İsrail, Güney Kıbrıs Rum Yönetimi'ne (GKRY) Barak MX hava savunma sistemi teslimatı gerçekleştirdi. Bu gelişme, bölgedeki jeopolitik dengeleri etkileyerek, Türkiye ve Kuzey Kıbrıs Türk Cumhuriyeti'ni doğrudan hedef alan tartışmalara yol açtı. Yerel halk, kamyonlardan oluşan konvoyun görüntülerini sosyal medyada paylaştı ve bu kamyonların Barak MX hava savunma sisteminin mobil versiyonu olduğu değerlendiriliyor.
Askeri Tansiyonun Yükselmesi
İsrail'in Katar'a yönelik saldırıları sonrasında bölgede artan tansiyon, Türkiye'nin de Tel Aviv'in hedefleri arasında olduğu iddialarını gündeme getirdi. Eurasian Times'ın analizine göre, Ankara bu ihtimale karşı askeri teyakkuzunu artırma yoluna gitti. Barak MX hava savunma sistemlerinin teslimatı, Aralık 2024'teki ilk teslimatın ardından yapılan ikinci parti sevkiyat olarak kaydedildi.
Barak MX Hava Savunma Sistemi
2018 yılında tanıtılan Barak MX sistemi, kısa, orta ve uzun menzilli füze varyantlarıyla çok katmanlı bir hava savunma ağı sunmaktadır. Bu sistem, 150 km menzil kapasitesine sahip dört farklı füze ile donatılmıştır ve AESA radarları sayesinde aynı anda birçok hedefi izleyebilme yeteneğine sahiptir.
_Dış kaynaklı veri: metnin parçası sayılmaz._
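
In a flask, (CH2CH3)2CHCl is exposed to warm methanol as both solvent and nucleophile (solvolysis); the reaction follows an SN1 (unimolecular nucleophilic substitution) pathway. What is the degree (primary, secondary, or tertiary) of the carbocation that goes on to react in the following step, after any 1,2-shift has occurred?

Step 1: Unassisted departure of Cl⁻ (taking the C–Cl bonding pair) generates a secondary carbocation.
No single 1,2-shift to an adjacent carbon would give a more-substituted cation, so no rearrangement occurs.

secondary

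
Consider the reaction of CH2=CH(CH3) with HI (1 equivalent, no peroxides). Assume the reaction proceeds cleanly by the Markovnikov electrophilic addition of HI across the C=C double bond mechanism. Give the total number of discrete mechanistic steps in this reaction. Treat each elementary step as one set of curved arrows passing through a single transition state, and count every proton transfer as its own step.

2

Step 1: Protonation of the alkene by HI: the π bond acts as the nucleophile and picks up H⁺, giving the more stable (Markovnikov) secondary carbocation. The H–I bond breaks heterolytically, releasing I⁻.
(No 1,2-shift: no single shift to an adjacent carbon would give a more stable cation.)
Step 2: Nucleophilic attack by I⁻ on the carbocation completes the addition, giving R–I.
Total: 2 elementary steps.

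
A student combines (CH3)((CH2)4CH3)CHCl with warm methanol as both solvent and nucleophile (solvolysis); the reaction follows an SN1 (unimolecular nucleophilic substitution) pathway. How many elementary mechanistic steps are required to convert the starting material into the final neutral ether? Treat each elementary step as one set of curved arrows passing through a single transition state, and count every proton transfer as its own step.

3

Step 1: Unassisted departure of Cl⁻ (taking the C–Cl bonding pair) generates a secondary carbocation.
(No 1,2-shift: no single shift to an adjacent carbon would give a more stable cation.)
Step 2: Nucleophilic capture: the oxygen of CH3OH bonds to the cationic carbon, producing an oxonium-ion intermediate.
Step 3: A second solvent molecule removes the proton on oxygen, giving the neutral ether product.
Total: 3 elementary steps.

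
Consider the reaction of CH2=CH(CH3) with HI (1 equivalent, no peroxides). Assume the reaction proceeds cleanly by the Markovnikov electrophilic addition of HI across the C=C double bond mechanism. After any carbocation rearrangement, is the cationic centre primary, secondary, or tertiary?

Step 1: The π electrons of the C=C bond attack a proton of HI; Markovnikov addition places the new C–H on the less-substituted alkene carbon, so the positive charge ends up on the more-substituted carbon — a secondary carbocation. The H–I bond breaks heterolytically, releasing I⁻.
No single 1,2-shift to an adjacent carbon would give a more-substituted cation, so no rearrangement occurs.

secondary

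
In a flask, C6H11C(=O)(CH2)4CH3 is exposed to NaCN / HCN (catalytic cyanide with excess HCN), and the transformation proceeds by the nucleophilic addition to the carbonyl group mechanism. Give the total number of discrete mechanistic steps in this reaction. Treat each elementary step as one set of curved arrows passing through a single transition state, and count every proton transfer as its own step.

Step 1: Nucleophilic addition: CN⁻ adds to the carbonyl carbon, pushing the π(C=O) electron pair onto oxygen and giving a tetrahedral alkoxide.
Step 2: The alkoxide is protonated in situ by undissociated HCN, yielding a cyanohydrin; the CN⁻ so formed carries on the cycle.
Total: 2 elementary steps.

2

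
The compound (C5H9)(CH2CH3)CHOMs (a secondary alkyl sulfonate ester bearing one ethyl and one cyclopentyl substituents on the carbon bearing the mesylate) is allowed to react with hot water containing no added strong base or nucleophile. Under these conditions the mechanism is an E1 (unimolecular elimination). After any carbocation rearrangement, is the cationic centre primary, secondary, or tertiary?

tertiary

Step 1: Ionisation: the C–O σ-bond cleaves heterolytically; both bonding electrons depart with MsO⁻, leaving a secondary carbocation at the α-carbon.
Step 2: A 1,2-hydride shift from the adjacent cyclopentyl carbon moves the positive charge from the secondary centre to an adjacent carbon, generating a more stable tertiary carbocation.
The cation rearranges from secondary to tertiary via a 1,2-hydride shift from the adjacent cyclopentyl carbon; the tertiary cation is what reacts next.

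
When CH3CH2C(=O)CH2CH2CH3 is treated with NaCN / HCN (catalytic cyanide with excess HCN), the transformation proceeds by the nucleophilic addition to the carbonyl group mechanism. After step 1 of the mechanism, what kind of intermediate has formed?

Step 1: Nucleophilic addition: CN⁻ adds to the carbonyl carbon, pushing the π(C=O) electron pair onto oxygen and giving a tetrahedral alkoxide.
After step 1 the species present is a tetrahedral alkoxide intermediate.

tetrahedral alkoxide intermediate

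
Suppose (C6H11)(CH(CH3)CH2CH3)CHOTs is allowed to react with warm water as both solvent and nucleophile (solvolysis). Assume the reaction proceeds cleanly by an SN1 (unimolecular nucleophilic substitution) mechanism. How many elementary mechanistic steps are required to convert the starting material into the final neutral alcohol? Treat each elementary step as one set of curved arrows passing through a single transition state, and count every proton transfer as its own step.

4

Step 1: The C–O bond breaks with both electrons going to the tosylate; TsO⁻ leaves and a secondary carbocation remains.
Step 2: A 1,2-hydride shift from the adjacent cyclohexyl carbon moves the positive charge from the secondary centre to an adjacent carbon, generating a more stable tertiary carbocation.
Step 3: H2O donates an oxygen lone pair into the empty p orbital of the cation, giving a protonated alcohol (an oxonium ion).
Step 4: Deprotonation of the oxonium oxygen by solvent water yields the neutral alcohol.
Total: 4 elementary steps.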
Eurasian Times'ın raporuna göre, bu sistem, 460 km'lik gözetleme menzili ile Türkiye hava sahasını da kapsayan bir gözetleme şemsiyesi oluşturuyor.
Sevkiyat ve Yerleştirme Süreci
Güney Kıbrıs yönetimi, hava savunma sisteminin sevkiyatı konusunda resmi bir açıklama yapmaktan kaçınsa da yerel basın, teslimatın Limassol Limanı üzerinden gerçekleştirildiğini ve sistemin Papafos’taki Andreas Papandreou Üssü’ne yerleştirileceğini bildirdi. Sosyal medya platformlarında, kamyonların arkasına gizlenmiş askeri teçhizat videoları hızla yayıldı.
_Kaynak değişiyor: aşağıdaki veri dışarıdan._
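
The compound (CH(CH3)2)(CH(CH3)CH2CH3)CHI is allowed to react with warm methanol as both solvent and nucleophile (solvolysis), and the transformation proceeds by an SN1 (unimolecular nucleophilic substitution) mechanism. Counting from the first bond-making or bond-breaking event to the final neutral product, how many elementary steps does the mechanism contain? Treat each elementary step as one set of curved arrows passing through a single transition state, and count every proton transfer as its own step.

4

Step 1: Unassisted departure of I⁻ (taking the C–I bonding pair) generates a secondary carbocation.
Step 2: A 1,2-hydride shift from the adjacent isopropyl carbon moves the positive charge from the secondary centre to an adjacent carbon, generating a more stable tertiary carbocation.
Step 3: Nucleophilic capture: the oxygen of CH3OH bonds to the cationic carbon, producing an oxonium-ion intermediate.
Step 4: Proton transfer from the O–H of the oxonium ion to a solvent molecule delivers the neutral ether.
Total: 4 elementary steps.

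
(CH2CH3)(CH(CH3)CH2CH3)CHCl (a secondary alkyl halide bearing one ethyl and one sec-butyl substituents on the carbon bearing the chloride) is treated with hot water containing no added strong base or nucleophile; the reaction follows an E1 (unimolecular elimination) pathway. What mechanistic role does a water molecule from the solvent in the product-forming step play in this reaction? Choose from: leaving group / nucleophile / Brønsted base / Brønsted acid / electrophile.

Step 3: Loss of a β-proton to a water molecule of the solvent: the C–H bonding pair collapses toward the cationic carbon to form the C=C π bond, yielding the alkene.
A water molecule from the solvent in the product-forming step accepts a proton in a proton-transfer step — a Brønsted base.

Brønsted base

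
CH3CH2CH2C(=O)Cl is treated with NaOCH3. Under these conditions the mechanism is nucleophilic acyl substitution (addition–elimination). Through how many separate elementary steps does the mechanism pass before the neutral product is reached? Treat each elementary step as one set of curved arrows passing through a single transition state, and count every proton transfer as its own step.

2

Step 1: CH3O⁻ adds to the carbonyl carbon; the C=O π electrons shift onto oxygen and a tetrahedral alkoxide intermediate forms.
Step 2: Elimination step: re-formation of the carbonyl π bond drives out Cl⁻, giving the new acyl compound.
Total: 2 elementary steps.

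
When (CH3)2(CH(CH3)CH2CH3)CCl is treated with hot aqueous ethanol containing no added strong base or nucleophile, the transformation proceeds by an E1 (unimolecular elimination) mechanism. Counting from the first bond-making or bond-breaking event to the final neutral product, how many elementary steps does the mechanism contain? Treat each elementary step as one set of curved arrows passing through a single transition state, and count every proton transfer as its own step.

Step 1: Ionisation: the C–Cl σ-bond cleaves heterolytically; both bonding electrons depart with Cl⁻, leaving a tertiary carbocation at the α-carbon.
(No 1,2-shift: no single shift to an adjacent carbon would give a more stable cation.)
Step 2: A weak base (a water (or ethanol) molecule from the solvent) removes a proton from a carbon adjacent to the cationic centre; the electrons of that C–H bond become the new π(C=C) bond, giving the alkene.
Total: 2 elementary steps.

2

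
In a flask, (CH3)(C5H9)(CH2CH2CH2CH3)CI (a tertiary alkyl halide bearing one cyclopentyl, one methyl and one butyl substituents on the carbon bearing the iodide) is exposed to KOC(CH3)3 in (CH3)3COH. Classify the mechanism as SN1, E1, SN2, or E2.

Conditions: a strong/bulky base with a tertiary substrate bearing a β-hydrogen.
These conditions are the textbook signature of the E2 pathway.
A strong (often hindered) base removes a β-H in concert with loss of the leaving group — bimolecular elimination.

E2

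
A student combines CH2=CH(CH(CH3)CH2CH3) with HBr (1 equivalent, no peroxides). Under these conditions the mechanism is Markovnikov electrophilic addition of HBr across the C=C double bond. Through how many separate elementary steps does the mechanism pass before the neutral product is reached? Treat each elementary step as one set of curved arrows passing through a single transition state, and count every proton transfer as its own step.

3

Step 1: Electrophilic addition begins with the π(C=C) electrons forming a bond to the proton of HBr. Following Markovnikov's rule, the resulting cation is secondary. The H–Br bond breaks heterolytically, releasing Br⁻.
Step 2: Carbocation rearrangement: a 1,2-hydride shift from the adjacent sec-butyl carbon converts the initially-formed secondary cation into the more stable tertiary cation.
Step 3: Nucleophilic attack by Br⁻ on the carbocation completes the addition, giving R–Br.
Total: 3 elementary steps.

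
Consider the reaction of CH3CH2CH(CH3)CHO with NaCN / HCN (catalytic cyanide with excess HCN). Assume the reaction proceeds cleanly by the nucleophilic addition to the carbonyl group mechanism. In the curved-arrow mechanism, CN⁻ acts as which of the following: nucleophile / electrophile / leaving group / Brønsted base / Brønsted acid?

Step 1: Nucleophilic addition: CN⁻ adds to the carbonyl carbon, pushing the π(C=O) electron pair onto oxygen and giving a tetrahedral alkoxide.
CN⁻ donates an electron pair to form a new σ-bond to carbon — it is the nucleophile.

nucleophile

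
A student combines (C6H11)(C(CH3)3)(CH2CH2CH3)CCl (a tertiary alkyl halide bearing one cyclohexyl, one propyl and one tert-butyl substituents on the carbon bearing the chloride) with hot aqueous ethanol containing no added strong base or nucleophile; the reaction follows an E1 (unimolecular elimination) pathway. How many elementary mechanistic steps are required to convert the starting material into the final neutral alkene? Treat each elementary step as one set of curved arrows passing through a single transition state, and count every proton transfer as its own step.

Step 1: Unassisted departure of Cl⁻ (taking the C–Cl bonding pair) generates a tertiary carbocation.
(No 1,2-shift: no single shift to an adjacent carbon would give a more stable cation.)
Step 2: A weak base (a water (or ethanol) molecule from the solvent) removes a proton from a carbon adjacent to the cationic centre; the electrons of that C–H bond become the new π(C=C) bond, giving the alkene.
Total: 2 elementary steps.

2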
İsrailli Yetkilinin Açıklamaları
İsrail Havacılık Sanayii’nin (IAI) eski dış ilişkiler başkan yardımcısı Shay Gal, teslimat öncesinde kaleme aldığı bir yazıda İsrail’in Kıbrıs’ın kuzeyine yönelik askeri planlar geliştirmesi gerektiğini savundu. Gal, böyle bir operasyonun Türkiye’den gelebilecek takviyeleri durduracağını ve Kuzey Kıbrıs’taki hava savunma ile komuta merkezlerini imha ederek Türk ordusunun adadaki sonunu getireceğini belirtti. Ayrıca, NATO’nun 5. maddesinin Türkiye’yi korumayacağına dair iddialarda bulundu.
Türkiye'den Tepkiler
Türkiye'den gelen tepkiler ise hızlı bir şekilde gündeme oturdu. Daily Sabah’a konuşan Prof. Hüseyin Işıksal, “Yunan, İsrail ve Rum ittifakı”nın asıl hedefinin Türk varlığını yok saymak ve Doğu Akdeniz’de Kuzey Kıbrıs Türk Cumhuriyeti’nin haklarını gasp etmek olduğunu vurguladı. Ayrıca, Güney Kıbrıs yönetiminin Larnaka ve Baf havaalanlarının güvenliğini İsrail istihbaratına devretmesini örnek göstererek, bu iş birliğinin Ada’daki Türklerin haklarını görmezden geldiğini ifade etti.
Uluslararası Tepkiler ve Gelecek
Eurasian Times’ın analizinde, İsrail’in Güney Kıbrıs ile artan askeri iş birliğinin Kuzey Kıbrıs Türk Cumhuriyeti’nin uluslararası alanda tanınmasının aciliyetini bir kez daha gündeme taşıdığı belirtiliyor. Uzmanlar, Türk Devletleri Teşkilatı ve İslam İşbirliği Teşkilatı'nın KKTC'yi tanımasının, İsrail’in Doğu Akdeniz’deki hegemonya planlarına karşı en güçlü yanıt olabileceğini vurgulamaktadır. Tüm bu gelişmeler, Doğu Akdeniz'deki siyasi ve askeri dinamiklerin yakın gelecekte daha da karmaşık hale geleceğini gösteriyor.